Wuo Tai é uma prática corporal contemporânea criada pelo osteopata francês Roland Combes, que une elementos da osteopatia com movimentos inspirados na dança e nas artes marciais. Realizado no chão, sobre um tatame, o Wuo Tai propõe uma escuta sensível do corpo por meio de movimentos circulares, ondulatórios e contínuos que mobilizam articulações, fáscias e tecidos profundos. Mais do que uma técnica, é uma arte de tocar que convida ao abandono de si mesmo e ao acolhimento, favorecendo estados de relaxamento profundo e reorganização corporal. A abordagem não busca corrigir, mas sim oferecer ao corpo outras possibilidades de movimento e presença, despertando recursos internos de autorregulação.

Roland conta que o Wúo Taï nasceu do não esforço, da falta, de forma espontânea. Essa falta é considerada como algo positivo pois somente a partir dela algo novo pode nascer. A busca incessante por preencher os vazios não gera e não sustenta espaço para criar. Então, essa é uma prática que busca estar em contato com aquilo que nos escapa, é justamente sobre aquilo que nos escapa. Dessa forma, nessa osteo dança proposta pela prática do Wúo Taï, buscamos dissolver o que somos no mover do momento. Assim, de alguma forma, quem está sendo conduzido na dança pelas mãos e pelo corpo do terapeuta também é levado a esse estado de dissolução e silêncio interior que são profundamente regenerativos para o sistema nervoso e conjuntivo.

Parece filosófico e descolado demais da realidade em que vivemos? Realmente, é uma prática que propõe um outro modo de tocar, de cuidar, de sentir e se mover pelo espaço interior e pelo espaço que é esse outro de quem cuidamos. O terapeuta inicia de costas para a pessoa, num gesto de oferecer tudo aquilo que ainda não sabe, tudo aquilo que lhe escapa e que é infinitamente maior do que aquilo que conscientemente sabemos. O gesto de dar as costas é também se desprender do que queremos atingir com isso, das expectativas, das intenções e das crenças. É sobre se entregar ao sentir e ao fluir dos movimentos deixando que a pulsação interna do corpo da pessoa que recebe seja guia ao próximo passo, ao próximo gesto.

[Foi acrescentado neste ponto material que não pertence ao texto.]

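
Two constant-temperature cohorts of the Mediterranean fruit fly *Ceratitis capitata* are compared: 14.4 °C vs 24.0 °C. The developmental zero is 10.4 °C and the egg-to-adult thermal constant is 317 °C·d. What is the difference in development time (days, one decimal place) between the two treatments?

At 14.4 °C: 317 / (14.4 − 10.4) = 317 / 4.0 = 79.250 d.
At 24.0 °C: 317 / (24.0 − 10.4) = 317 / 13.6 = 23.309 d.
Difference = |79.250 − 23.309| = 55.941 ≈ 55.9 days.

55.9 days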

Wúo Taï é também conhecido como dança das fáscias. Essa prática como um todo leva em consideração o desenvolvimento e a interconectividade entre todos os tecidos e sistemas do corpo humano. Dançando suave e lentamente com as nossas fáscias sustentadas pelas fáscias de quem estamos a cuidar, alcançamos lugares profundos de estímulos significativos que propulsionam a inteligência natural da vida no corpo a regular a si mesma de dentro para fora. Wúo Taï é então a passagem do gesto pensado para o gesto sentido e dançado. Pois o gesto é mais inteligente e significativo do que a própria razão. Num gesto de entrega mútua, paciente e terapeuta se tornam um só sistema em movimento, suspensos pela forma um do outro. A sutileza dá lugar à força, o gesto pensado dá lugar ao gesto sentido, o ritmo brota do contato entre corpos que se entrelaçam para sentir o pulso da vida dentro e através de si. Assim, sem querer, mas só por simplesmente ser e se mover, a vida pulsa reorganizando a si mesma.